Success is largely by chance. Occasionally, this impervious college of would-be pashas is pierced by a man of genuine ability. Such was Ünal Aysal, a man whose presidency from 2011 to 2014 coincided with the club’s most fruitful years in Europe.
This was a leader with a genuine vision, of modernity and European integration, a man who looked more to Atatürk than to the Sultans of old. Under his leadership came Wesley Sneijder and Didier Drogba, paragons both of a new age.
This age would not last. Come today, Dursun Özbek’s tenure represents everything that is wrong with Turkish football. The average age of Galatasaray’s last three chairmen at their time of ascendancy has been 71.
Contrast this with the same figure for the last three presidents of Champion’s League winners Barcelona, which stands almost three decades lower at the positively juvenile age of 46. Özbek is 66.
He too is a graduate of the Galatasaray Lisesi but has far less vision than Ünal Aysal. Rather, Özbek has deepened the introverted climate of Galatasaray. Whereas Fenerbahçe’s have signed Robin van Persie, Nani, Simon Kjær and Diego Ribas in the past two seasons, Lukas Podolski is the only player signed by Hamza Hamzaoğlu well known outside of Turkey.
Nevertheless, if Galatasaray are to advance, they need to be more than Turkish. They need to be European. They need to be international. Car hire firm Garenta may have just agreed a deal to sponsor Galatasaray to the tune of a million euros a year for three years but when Manchester United agree a deal with Adidas averaging over a hundred million euros a year, this seems small change.
Despite having twice as many followers on Twitter as Bayern Munich, Galatasaray similarly struggle to attract shirt sponsors in a way that their European rivals do not.
If sponsorship is not the means of modernisation, then, emergent markets are. Despite their disproportionately large fanbase outside of Turkey, aided by a large Turkish diaspora in countries like Germany, there are no lucrative pre-season tours, no attempts to unlock new markets in the Far East, no intention of spreading the Galatasaray brand.
There is no real choice: it is modernisation or death. Galatasaray will continue to worsen in Europe unless they arrest their decline now.

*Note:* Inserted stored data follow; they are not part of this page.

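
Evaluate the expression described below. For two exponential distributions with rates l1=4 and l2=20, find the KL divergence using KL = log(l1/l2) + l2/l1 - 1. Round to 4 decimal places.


KL divergence for exponential family:
KL = log(l1/l2) + l2/l1 - 1.
log(4/20) = -1.609438.
20/4 = 5.0.
KL = -1.609438 + 5.0 - 1 = 2.3906

2.3906


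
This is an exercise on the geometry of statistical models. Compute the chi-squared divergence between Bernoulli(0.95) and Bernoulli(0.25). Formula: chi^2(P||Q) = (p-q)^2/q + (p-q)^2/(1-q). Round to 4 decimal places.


Chi-squared divergence between Bernoulli distributions:
chi^2 = (p-q)^2/q + (p-q)^2/(1-q).
p = 0.95, q = 0.25, p-q = 0.7.
(p-q)^2 = 0.49.
term1 = 0.49/0.25 = 1.96.
term2 = 0.49/0.75 = 0.653333.
chi^2 = 1.96 + 0.653333 = 2.6133

2.6133


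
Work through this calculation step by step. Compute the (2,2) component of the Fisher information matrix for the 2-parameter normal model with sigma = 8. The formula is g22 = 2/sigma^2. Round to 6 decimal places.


For the 2-parameter normal family, the Fisher metric has:
  g11 = 1/sigma^2, g22 = 2/sigma^2.
sigma = 8, sigma^2 = 64.
g22 = 0.031250

0.031250


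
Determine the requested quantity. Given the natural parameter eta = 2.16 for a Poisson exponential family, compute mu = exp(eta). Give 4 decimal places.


Expectation parameter for Poisson exponential family:
mu = exp(eta).
eta = 2.16.
mu = exp(2.16) = 8.6711

8.6711


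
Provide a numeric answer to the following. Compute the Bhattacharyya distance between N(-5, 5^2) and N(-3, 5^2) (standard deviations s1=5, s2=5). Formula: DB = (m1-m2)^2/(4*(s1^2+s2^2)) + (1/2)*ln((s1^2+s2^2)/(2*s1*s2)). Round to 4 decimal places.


Bhattacharyya distance between two Gaussians:
DB = (m1-m2)^2/(4*(s1^2+s2^2)) + (1/2)*ln((s1^2+s2^2)/(2*s1*s2)).
(m1-m2)^2 = (-2)^2 = 4.
s1^2+s2^2 = 25 + 25 = 50.
term1 = 4/200 = 0.02.
term2 = 0.5*ln(50/50.0) = 0.0.
DB = 0.02 + 0.0 = 0.0200

0.0200


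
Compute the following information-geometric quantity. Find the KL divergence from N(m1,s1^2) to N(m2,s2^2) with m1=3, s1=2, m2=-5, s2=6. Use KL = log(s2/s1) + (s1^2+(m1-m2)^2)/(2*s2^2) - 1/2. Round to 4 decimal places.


KL divergence between normal distributions:
KL = log(s2/s1) + (s1^2 + (m1-m2)^2)/(2*s2^2) - 1/2.
log(6/2) = 1.098612.
(2^2 + (3--5)^2)/(2*6^2) = (4 + 64)/72 = 0.944444.
KL = 1.098612 + 0.944444 - 0.5 = 1.5431

1.5431


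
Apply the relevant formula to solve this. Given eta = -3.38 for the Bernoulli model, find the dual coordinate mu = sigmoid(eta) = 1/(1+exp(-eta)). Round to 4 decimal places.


Dual coordinate (expectation parameter) for Bernoulli:
mu = 1/(1+exp(-eta)).
eta = -3.38.
exp(-eta) = exp(3.38) = 29.370771.
mu = 1/(1+29.370771) = 0.0329

0.0329


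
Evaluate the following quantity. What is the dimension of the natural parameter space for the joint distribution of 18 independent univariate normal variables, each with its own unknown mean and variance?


Exponential family dimension calculation:
Each univariate normal has two natural parameters (mu/sigma^2 and -1/(2 sigma^2)).
With 18 independent components, dim = 2 * 18 = 36.

36


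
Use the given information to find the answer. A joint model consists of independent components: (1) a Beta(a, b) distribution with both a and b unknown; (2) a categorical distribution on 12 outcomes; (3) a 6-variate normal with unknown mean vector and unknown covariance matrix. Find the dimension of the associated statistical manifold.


The dimension of a statistical manifold equals the number of free
(independent) real parameters of the model. For a product of independent
blocks the parameter counts add.
- Beta (a, b): 2.
- categorical on 12 outcomes (probabilities sum to 1): 12-1 = 11.
- 6-variate normal: 6 (mean) + 6*7/2 = 21 (symmetric covariance) = 27.
Total = 2 + 11 + 27 = 40.
Dimension = 40

40


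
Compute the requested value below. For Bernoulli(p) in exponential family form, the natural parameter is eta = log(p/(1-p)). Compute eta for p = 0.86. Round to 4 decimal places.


Natural parameter for Bernoulli: eta = log(p/(1-p)).
p = 0.86, 1-p = 0.14.
p/(1-p) = 6.142857.
eta = log(6.142857) = 1.8153

1.8153


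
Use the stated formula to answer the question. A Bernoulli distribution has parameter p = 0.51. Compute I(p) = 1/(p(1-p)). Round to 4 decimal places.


For Bernoulli(p), Fisher information is I(p) = 1/(p*(1-p)).
p = 0.51, 1-p = 0.49.
p*(1-p) = 0.2499.
I(p) = 1/0.2499 = 4.0016

4.0016


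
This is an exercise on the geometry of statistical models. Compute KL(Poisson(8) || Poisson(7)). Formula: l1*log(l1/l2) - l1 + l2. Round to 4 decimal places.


KL divergence for Poisson:
KL = l1*log(l1/l2) - l1 + l2.
l1 = 8, l2 = 7.
log(8/7) = 0.133531.
l1*log(l1/l2) = 8 * 0.133531 = 1.068251.
KL = 1.068251 - 8 + 7 = 0.0683

0.0683


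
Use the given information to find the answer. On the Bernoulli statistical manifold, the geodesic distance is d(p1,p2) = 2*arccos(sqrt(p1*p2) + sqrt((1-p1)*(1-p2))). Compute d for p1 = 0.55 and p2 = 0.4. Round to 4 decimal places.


Geodesic distance on Bernoulli manifold:
d(p1,p2) = 2*arccos(sqrt(p1*p2) + sqrt((1-p1)*(1-p2))).
sqrt(p1*p2) = sqrt(0.55*0.4) = 0.469042.
sqrt((1-p1)*(1-p2)) = sqrt(0.45*0.6) = 0.519615.
arg = 0.469042 + 0.519615 = 0.988657.
d = 2*arccos(0.988657) = 0.3015

0.3015


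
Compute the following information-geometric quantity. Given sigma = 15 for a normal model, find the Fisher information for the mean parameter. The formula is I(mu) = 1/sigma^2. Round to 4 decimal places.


The Fisher information for the mean of a normal distribution is I(mu) = 1/sigma^2.
sigma = 15, so sigma^2 = 225.
I(mu) = 1/225 = 0.0044

0.0044


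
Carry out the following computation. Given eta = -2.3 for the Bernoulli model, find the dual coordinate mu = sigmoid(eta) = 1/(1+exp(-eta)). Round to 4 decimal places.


Dual coordinate (expectation parameter) for Bernoulli:
mu = 1/(1+exp(-eta)).
eta = -2.3.
exp(-eta) = exp(2.3) = 9.974182.
mu = 1/(1+9.974182) = 0.0911

0.0911


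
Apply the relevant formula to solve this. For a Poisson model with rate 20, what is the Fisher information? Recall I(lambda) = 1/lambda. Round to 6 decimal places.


Fisher information for Poisson: I(lambda) = 1/lambda.
lambda = 20.
I(lambda) = 1/20 = 0.050000

0.050000


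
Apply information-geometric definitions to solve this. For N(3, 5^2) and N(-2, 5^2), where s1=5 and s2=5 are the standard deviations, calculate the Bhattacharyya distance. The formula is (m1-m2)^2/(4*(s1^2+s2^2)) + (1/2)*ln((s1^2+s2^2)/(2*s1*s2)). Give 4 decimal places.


Bhattacharyya distance between two Gaussians:
DB = (m1-m2)^2/(4*(s1^2+s2^2)) + (1/2)*ln((s1^2+s2^2)/(2*s1*s2)).
(m1-m2)^2 = (5)^2 = 25.
s1^2+s2^2 = 25 + 25 = 50.
term1 = 25/200 = 0.125.
term2 = 0.5*ln(50/50.0) = 0.0.
DB = 0.125 + 0.0 = 0.1250

0.1250


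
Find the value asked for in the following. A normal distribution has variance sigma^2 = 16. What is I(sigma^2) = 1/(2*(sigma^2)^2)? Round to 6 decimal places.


Fisher information for variance: I(sigma^2) = 1/(2*sigma^4).
sigma^2 = 16, so sigma^4 = 256.
I = 1/(2*256) = 1/512 = 0.001953

0.001953


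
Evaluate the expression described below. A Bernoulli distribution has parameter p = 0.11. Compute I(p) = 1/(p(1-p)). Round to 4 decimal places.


For Bernoulli(p), Fisher information is I(p) = 1/(p*(1-p)).
p = 0.11, 1-p = 0.89.
p*(1-p) = 0.0979.
I(p) = 1/0.0979 = 10.2145

10.2145


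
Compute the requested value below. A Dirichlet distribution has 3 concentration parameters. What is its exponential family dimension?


Exponential family dimension calculation:
Dirichlet with 3 components has 3 natural parameters.

3


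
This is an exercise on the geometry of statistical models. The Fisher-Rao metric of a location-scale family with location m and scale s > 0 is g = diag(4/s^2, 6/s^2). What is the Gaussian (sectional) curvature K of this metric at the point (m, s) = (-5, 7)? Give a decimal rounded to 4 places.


The metric has the form g = (A dm^2 + B ds^2)/s^2 with A = 4, B = 6.
Substitute u = sqrt(A/B)*m: g = B*(du^2 + ds^2)/s^2, i.e. B times the
Poincare upper half-plane metric, which has constant Gaussian curvature -1.
Scaling a 2D metric by a constant c divides the Gaussian curvature by c,
so K = -1/B = -1/(6) = -0.1667 everywhere (the point (m, s) = (-5, 7) is irrelevant:
the curvature is constant).
The requested Gaussian curvature is K = -0.1667.

-0.1667


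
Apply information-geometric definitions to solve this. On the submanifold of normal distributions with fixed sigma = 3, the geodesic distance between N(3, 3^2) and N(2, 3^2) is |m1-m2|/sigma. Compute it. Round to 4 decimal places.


On the fixed-variance normal subfamily, geodesic distance = |m1-m2|/sigma.
|3 - 2| = 1.
sigma = 3.
d = 1/3 = 0.3333

0.3333


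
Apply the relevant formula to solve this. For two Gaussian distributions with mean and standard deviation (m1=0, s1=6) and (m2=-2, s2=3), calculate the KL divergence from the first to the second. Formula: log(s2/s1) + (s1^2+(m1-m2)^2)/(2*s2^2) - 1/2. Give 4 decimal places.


KL divergence between normal distributions:
KL = log(s2/s1) + (s1^2 + (m1-m2)^2)/(2*s2^2) - 1/2.
log(3/6) = -0.693147.
(6^2 + (0--2)^2)/(2*3^2) = (36 + 4)/18 = 2.222222.
KL = -0.693147 + 2.222222 - 0.5 = 1.0291

1.0291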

Modernisation entails a wholesale renovation of the club structure, to open it to men of talent and not of background, an emphasis on business over politics and investment in new players.
Currently, there is little stability. The transfer saga surrounding Felipe Melo came to a head with the manager saying that that the Brazilian had signed a contract extension at the same time as the player denied it.

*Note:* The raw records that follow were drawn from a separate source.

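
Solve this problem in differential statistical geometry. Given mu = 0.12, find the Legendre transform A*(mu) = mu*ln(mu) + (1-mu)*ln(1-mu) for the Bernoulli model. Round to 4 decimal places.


Legendre transform for Bernoulli:
A*(mu) = mu*log(mu) + (1-mu)*log(1-mu).
mu = 0.12, 1-mu = 0.88.
mu*log(mu) = 0.12*log(0.12) = -0.254432.
(1-mu)*log(1-mu) = 0.88*log(0.88) = -0.112493.
A* = -0.254432 + -0.112493 = -0.3669

-0.3669


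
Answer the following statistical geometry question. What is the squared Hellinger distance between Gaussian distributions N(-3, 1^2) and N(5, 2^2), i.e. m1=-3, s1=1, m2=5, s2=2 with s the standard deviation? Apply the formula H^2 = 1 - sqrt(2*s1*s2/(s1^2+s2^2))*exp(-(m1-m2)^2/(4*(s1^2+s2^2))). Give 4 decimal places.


Squared Hellinger distance for Gaussians:
H^2 = 1 - sqrt(2*s1*s2/(s1^2+s2^2)) * exp(-(m1-m2)^2/(4*(s1^2+s2^2))).
s1^2 = 1, s2^2 = 4, s1^2+s2^2 = 5.
sqrt(2*1*2/(5)) = 0.894427.
(m1-m2)^2 = (-8)^2 = 64.
exp(-64/(4*5)) = exp(-3.2) = 0.040762.
H^2 = 1 - 0.894427*0.040762 = 0.9635

0.9635


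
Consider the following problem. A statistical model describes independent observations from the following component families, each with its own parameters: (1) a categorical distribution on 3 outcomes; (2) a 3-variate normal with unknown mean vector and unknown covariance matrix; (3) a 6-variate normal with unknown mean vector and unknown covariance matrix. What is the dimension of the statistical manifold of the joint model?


The dimension of a statistical manifold equals the number of free
(independent) real parameters of the model. For a product of independent
blocks the parameter counts add.
- categorical on 3 outcomes (probabilities sum to 1): 3-1 = 2.
- 3-variate normal: 3 (mean) + 3*4/2 = 6 (symmetric covariance) = 9.
- 6-variate normal: 6 (mean) + 6*7/2 = 21 (symmetric covariance) = 27.
Total = 2 + 9 + 27 = 38.
Dimension = 38

38


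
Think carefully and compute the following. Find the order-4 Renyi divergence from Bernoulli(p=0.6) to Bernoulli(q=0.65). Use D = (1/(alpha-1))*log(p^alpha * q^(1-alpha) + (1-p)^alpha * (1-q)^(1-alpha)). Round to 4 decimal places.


Renyi divergence of order alpha between Bernoulli distributions:
D = (1/(alpha-1))*log(p^alpha * q^(1-alpha) + (1-p)^alpha * (1-q)^(1-alpha)).
alpha = 4, p = 0.6, q = 0.65.
p^alpha * q^(1-alpha) = 0.6^4 * 0.65^-3 = 0.471916.
(1-p)^alpha * (1-q)^(1-alpha) = 0.4^4 * 0.35^-3 = 0.597085.
sum = 0.471916 + 0.597085 = 1.069001.
D = (1/3)*log(1.069001) = 0.0222

0.0222


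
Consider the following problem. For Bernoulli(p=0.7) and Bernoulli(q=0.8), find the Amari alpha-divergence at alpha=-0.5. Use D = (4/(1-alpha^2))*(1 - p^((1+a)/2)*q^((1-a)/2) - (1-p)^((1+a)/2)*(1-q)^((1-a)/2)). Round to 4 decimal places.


Amari alpha-divergence:
D = (4/(1-alpha^2))*(1 - p^((1+a)/2)*q^((1-a)/2) - (1-p)^((1+a)/2)*(1-q)^((1-a)/2)).
alpha = -0.5, p = 0.7, q = 0.8.
e1 = (1+alpha)/2 = 0.25, e2 = (1-alpha)/2 = 0.75.
t1 = p^e1 * q^e2 = 0.7^0.25 * 0.8^0.75 = 0.773735.
t2 = (1-p)^e1 * (1-q)^e2 = 0.3^0.25 * 0.2^0.75 = 0.221336.
4/(1-alpha^2) = 5.333333.
D = 5.333333*(1 - 0.773735 - 0.221336) = 0.0263

0.0263


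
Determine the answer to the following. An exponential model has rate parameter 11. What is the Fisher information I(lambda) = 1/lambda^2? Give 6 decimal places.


Fisher information for exponential: I(lambda) = 1/lambda^2.
lambda = 11, lambda^2 = 121.
I = 1/121 = 0.008264

0.008264


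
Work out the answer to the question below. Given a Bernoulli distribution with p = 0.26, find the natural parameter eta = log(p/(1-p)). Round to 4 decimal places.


Natural parameter for Bernoulli: eta = log(p/(1-p)).
p = 0.26, 1-p = 0.74.
p/(1-p) = 0.351351.
eta = log(0.351351) = -1.0460

-1.0460


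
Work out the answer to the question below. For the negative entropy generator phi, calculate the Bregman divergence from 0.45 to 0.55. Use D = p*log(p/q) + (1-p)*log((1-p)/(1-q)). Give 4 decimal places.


Bregman divergence with negative entropy generator:
D = p*log(p/q) + (1-p)*log((1-p)/(1-q)).
p = 0.45, q = 0.55.
p*log(p/q) = 0.45*log(0.45/0.55) = -0.090302.
(1-p)*log((1-p)/(1-q)) = 0.55*log(0.55/0.45) = 0.110369.
D = -0.090302 + 0.110369 = 0.0201

0.0201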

Hamzaoğlu expressed admiration for Ozan Tufan just hours before he signed for Fenerbahçe. Saturday’s 2-2 draw with Sivasspor saw Sabri Sarıoğlu, who the club saw fit to give a hugely improved contract this summer, put in a pitiful performance. And this just in the last week alone.
But with this, mismanagement would no longer become an option. For all his brilliant service and sometimes surprising fidelity to Galatasaray, icon Wesley Sneijder is entering the last year of his contract.

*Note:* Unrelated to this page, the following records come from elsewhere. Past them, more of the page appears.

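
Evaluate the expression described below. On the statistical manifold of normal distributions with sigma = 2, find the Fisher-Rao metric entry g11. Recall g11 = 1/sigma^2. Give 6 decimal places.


For the 2-parameter normal family, the Fisher metric has:
  g11 = 1/sigma^2, g22 = 2/sigma^2.
sigma = 2, sigma^2 = 4.
g11 = 0.250000

0.250000


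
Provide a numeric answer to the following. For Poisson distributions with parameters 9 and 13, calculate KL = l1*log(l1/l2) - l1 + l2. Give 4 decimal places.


KL divergence for Poisson:
KL = l1*log(l1/l2) - l1 + l2.
l1 = 9, l2 = 13.
log(9/13) = -0.367725.
l1*log(l1/l2) = 9 * -0.367725 = -3.309523.
KL = -3.309523 - 9 + 13 = 0.6905

0.6905


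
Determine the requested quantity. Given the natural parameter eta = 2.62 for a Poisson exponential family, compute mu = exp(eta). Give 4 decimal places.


Expectation parameter for Poisson exponential family:
mu = exp(eta).
eta = 2.62.
mu = exp(2.62) = 13.7357

13.7357


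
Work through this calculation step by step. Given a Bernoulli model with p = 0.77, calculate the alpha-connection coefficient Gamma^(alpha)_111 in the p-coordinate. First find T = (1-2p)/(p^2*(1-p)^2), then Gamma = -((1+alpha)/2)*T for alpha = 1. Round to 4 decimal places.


Skewness (Amari-Chentsov) tensor: T = (1-2p)/(p^2*(1-p)^2).
p = 0.77, 1-2p = -0.54, p^2 = 0.5929, (1-p)^2 = 0.0529.
T = -0.54/(0.5929 * 0.0529) = -17.216967.
In the p-coordinate, Gamma^(alpha) = Gamma^(0) - (alpha/2)*T with Gamma^(0) = (1/2)*g'(p) = -T/2,
so Gamma^(alpha) = -((1+alpha)/2)*T.
alpha = 1, -(1+alpha)/2 = -1.0.
Gamma = -1.0 * -17.216967 = 17.2170

17.2170


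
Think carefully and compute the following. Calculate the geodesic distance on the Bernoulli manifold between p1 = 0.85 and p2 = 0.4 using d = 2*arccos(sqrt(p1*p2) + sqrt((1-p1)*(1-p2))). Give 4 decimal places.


Geodesic distance on Bernoulli manifold:
d(p1,p2) = 2*arccos(sqrt(p1*p2) + sqrt((1-p1)*(1-p2))).
sqrt(p1*p2) = sqrt(0.85*0.4) = 0.583095.
sqrt((1-p1)*(1-p2)) = sqrt(0.15*0.6) = 0.3.
arg = 0.583095 + 0.3 = 0.883095.
d = 2*arccos(0.883095) = 0.9768

0.9768


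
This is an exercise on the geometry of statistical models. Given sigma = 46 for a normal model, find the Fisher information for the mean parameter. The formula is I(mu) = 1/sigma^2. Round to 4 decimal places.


The Fisher information for the mean of a normal distribution is I(mu) = 1/sigma^2.
sigma = 46, so sigma^2 = 2116.
I(mu) = 1/2116 = 0.0005

0.0005


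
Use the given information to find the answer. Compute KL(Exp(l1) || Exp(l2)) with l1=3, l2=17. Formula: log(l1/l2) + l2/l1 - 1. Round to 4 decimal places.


KL divergence for exponential family:
KL = log(l1/l2) + l2/l1 - 1.
log(3/17) = -1.734601.
17/3 = 5.666667.
KL = -1.734601 + 5.666667 - 1 = 2.9321

2.9321


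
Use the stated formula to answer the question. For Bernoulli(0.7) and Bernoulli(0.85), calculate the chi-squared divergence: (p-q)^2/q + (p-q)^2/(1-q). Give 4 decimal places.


Chi-squared divergence between Bernoulli distributions:
chi^2 = (p-q)^2/q + (p-q)^2/(1-q).
p = 0.7, q = 0.85, p-q = -0.15.
(p-q)^2 = 0.0225.
term1 = 0.0225/0.85 = 0.026471.
term2 = 0.0225/0.15 = 0.15.
chi^2 = 0.026471 + 0.15 = 0.1765

0.1765


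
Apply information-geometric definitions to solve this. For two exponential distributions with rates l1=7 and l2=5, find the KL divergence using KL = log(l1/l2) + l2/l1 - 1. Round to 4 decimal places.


KL divergence for exponential family:
KL = log(l1/l2) + l2/l1 - 1.
log(7/5) = 0.336472.
5/7 = 0.714286.
KL = 0.336472 + 0.714286 - 1 = 0.0508

0.0508


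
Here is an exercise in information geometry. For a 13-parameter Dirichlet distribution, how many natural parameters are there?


Exponential family dimension calculation:
Dirichlet with 13 components has 13 natural parameters.

13


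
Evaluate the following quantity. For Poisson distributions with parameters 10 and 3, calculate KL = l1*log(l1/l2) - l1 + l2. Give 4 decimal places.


KL divergence for Poisson:
KL = l1*log(l1/l2) - l1 + l2.
l1 = 10, l2 = 3.
log(10/3) = 1.203973.
l1*log(l1/l2) = 10 * 1.203973 = 12.039728.
KL = 12.039728 - 10 + 3 = 5.0397

5.0397


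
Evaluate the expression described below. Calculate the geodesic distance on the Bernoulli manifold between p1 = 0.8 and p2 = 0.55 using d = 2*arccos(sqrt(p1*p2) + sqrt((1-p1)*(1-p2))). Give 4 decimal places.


Geodesic distance on Bernoulli manifold:
d(p1,p2) = 2*arccos(sqrt(p1*p2) + sqrt((1-p1)*(1-p2))).
sqrt(p1*p2) = sqrt(0.8*0.55) = 0.663325.
sqrt((1-p1)*(1-p2)) = sqrt(0.2*0.45) = 0.3.
arg = 0.663325 + 0.3 = 0.963325.
d = 2*arccos(0.963325) = 0.5433

0.5433


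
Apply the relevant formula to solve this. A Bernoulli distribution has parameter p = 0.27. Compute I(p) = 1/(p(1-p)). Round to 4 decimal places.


For Bernoulli(p), Fisher information is I(p) = 1/(p*(1-p)).
p = 0.27, 1-p = 0.73.
p*(1-p) = 0.1971.
I(p) = 1/0.1971 = 5.0736

5.0736


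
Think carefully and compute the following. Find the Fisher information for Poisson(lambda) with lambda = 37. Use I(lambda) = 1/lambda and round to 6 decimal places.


Fisher information for Poisson: I(lambda) = 1/lambda.
lambda = 37.
I(lambda) = 1/37 = 0.027027

0.027027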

Özbek has allowed a situation where the darling of the Türk Telekom Arena might be allowed to depart at the end of this season on a free transfer. For Galatasaray, the implications of this are unthinkable.
Modernisation is the only route, for Galatasaray, out of a quickening journey towards European irrelevance. If Galatasaray wish to avoid the harsh laughter of Fenerbahçe fans now and in the future, the club must realise that it stands at a crossroads, offering a Manichean choice between light and darkness.
Two paths lay open, each as avoidable as the other: one is modernisation, the other is death. Only with the former will the Lions roar again.